A management plan must first be in place and approved by the Flyway Councils, cooperative management bodies consisting of state, federal, provincial and university biologists. A plan, which examines all aspects of the life history of a population, was developed with the input and review of more than 50 professional wildlife biologists in the U.S. and Canada.
The Eastern Population Crane Management Plan, which would allow for limited hunting in the eastern United States and Canada, was approved July 2010. It took more than 10 years of careful work to develop, and it ensures hunting will not have a negative effect on the population.
Once the plan was in place, Kentucky Fish and Wildlife personnel began the careful process of considering if a season would be appropriate in the commonwealth. Biologists dedicate their lives to wildlife conservation and will not support a plan they believe might pose a threat to the cranes or any other wildlife species.
This proposed season is structured to minimize impact to bird and nature watchers, as well. Kentucky Fish and Wildlife considers bird and nature watchers important members of the conservation community. Department employees have kept the Kentucky Ornithological Society and other birding groups informed of the status of the management plan's development. Bird watching and hunting are not mutually exclusive. Kentucky hunters and bird watchers already pursue such migratory bird species as ducks, geese and mourning doves with little or no impact to each other's groups.
As an agency of professional biologists, we have carefully considered if hunting a sandhill crane is somehow different than hunting a mourning dove, a wood duck or a wild turkey. We believe there is no difference.

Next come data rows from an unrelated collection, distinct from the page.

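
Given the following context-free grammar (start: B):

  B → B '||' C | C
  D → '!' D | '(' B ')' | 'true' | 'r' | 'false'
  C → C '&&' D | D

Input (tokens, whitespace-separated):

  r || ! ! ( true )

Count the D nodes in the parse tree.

5

[B [B [C [D r]]] || [C [D ! [D ! [D ( [B [C [D true]]] )]]]]]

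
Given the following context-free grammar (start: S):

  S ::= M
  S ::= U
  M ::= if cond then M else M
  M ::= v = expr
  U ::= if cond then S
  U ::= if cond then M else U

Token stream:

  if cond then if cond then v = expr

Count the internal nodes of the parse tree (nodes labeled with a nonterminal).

[S [U if cond then [S [U if cond then [S [M v = expr]]]]]]

6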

The eastern population of sandhill cranes can sustain limited hunting. Cranes have been hunted in the United States for 50 years, and flock numbers in all of the hunted populations are at all-time highs. The interest in the species generated by the hunters pursuing these birds has been instrumental in the successful management of this species.
Hunters have paid the bills for many decades to build the eastern population of sandhill cranes to its current record numbers. Hunters now are requesting the opportunity to pursue a limited number of these birds. The hunters have a valid point. And the biology supports them.